On Wednesday, Louisiana Gov. Bobby Jindal signed into a law a bill I wrote about last month that threatens journalists (and just about everyone else) with arrest if they publish information contained on applications for concealed-carry gun permits. For the law to pass constitutional muster down the road, the state would have to show a compelling interest in its existence, a free speech test that Gregg Leslie, legal director at the Reporters Committee for Freedom of the Press, told me "is rarely met."
So presumably, the law will go down in flames if someone manages to challenge it and publish permit info (which isn't subject to public records requests in Louisiana or, last I checked, 26 other states).
I suggested this, more or less, in my article, and was soon accosted by some guy on Twitter who really likes mutton chops—and guns. We came to an agreement that publishing the homes and addresses of permit holders, regardless of whether they're public records, doesn't have much news value relative to the privacy concerns and comes across as a dick move by anti-gun journalists. (The Louisiana lawmaker who proposed the new law got his inspiration from the Journal News, a New York newspaper that pinpointed handgun permit holders' names and addresses on maps without any real further analysis.)

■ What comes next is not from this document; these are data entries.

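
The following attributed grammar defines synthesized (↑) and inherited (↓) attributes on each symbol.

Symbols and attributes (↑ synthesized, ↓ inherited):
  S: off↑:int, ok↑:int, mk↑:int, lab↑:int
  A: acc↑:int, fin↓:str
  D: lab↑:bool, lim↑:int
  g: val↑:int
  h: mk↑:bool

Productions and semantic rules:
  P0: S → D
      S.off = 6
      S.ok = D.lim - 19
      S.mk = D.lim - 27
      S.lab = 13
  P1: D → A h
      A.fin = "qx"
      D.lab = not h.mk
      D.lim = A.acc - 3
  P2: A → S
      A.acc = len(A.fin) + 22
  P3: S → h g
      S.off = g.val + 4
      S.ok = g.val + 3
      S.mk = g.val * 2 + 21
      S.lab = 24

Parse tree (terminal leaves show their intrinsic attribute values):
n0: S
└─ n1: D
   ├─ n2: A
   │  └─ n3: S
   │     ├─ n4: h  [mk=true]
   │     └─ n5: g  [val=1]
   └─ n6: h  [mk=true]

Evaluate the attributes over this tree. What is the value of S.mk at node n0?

-6

1. n2.fin = "qx"  ["qx"]
2. n4.mk = true  [terminal]
3. n5.val = 1  [terminal]
4. n3.off = 5  [g.val + 4]
5. n3.ok = 4  [g.val + 3]
6. n3.mk = 23  [g.val * 2 + 21]
7. n3.lab = 24  [24]
8. n2.acc = 24  [len(A.fin) + 22]
9. n6.mk = true  [terminal]
10. n1.lab = false  [not h.mk]
11. n1.lim = 21  [A.acc - 3]
12. n0.off = 6  [6]
13. n0.ok = 2  [D.lim - 19]
14. n0.mk = -6  [D.lim - 27]
15. n0.lab = 13  [13]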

But then I told the guy, hey, look, permit information can benefit the public in ways that don't reveal gun owners' names and addresses—for instance, by tracking the rates of gun violence and permit holders in specific regions of a state. And then he, a self-proclaimed "Private Investigator/Ninja/Surveillance Specialist," threatened to expose my "skeletons" if I published information about his Michigan gun permit. Publishing journalists' information is a pretty standard response with this stuff. It happened to the Journal News, and, in Iowa, to the Des Moines Register, which I recently weighed in on.
I write about the Twitter conversation because it's funny to me, but variations on his take arise all the time—pro-privacy confrontations of the First Amendment that, when the Second Amendment enters the equation, spiral off into righteous, if not always entirely self-aware, gun-owner identity politics.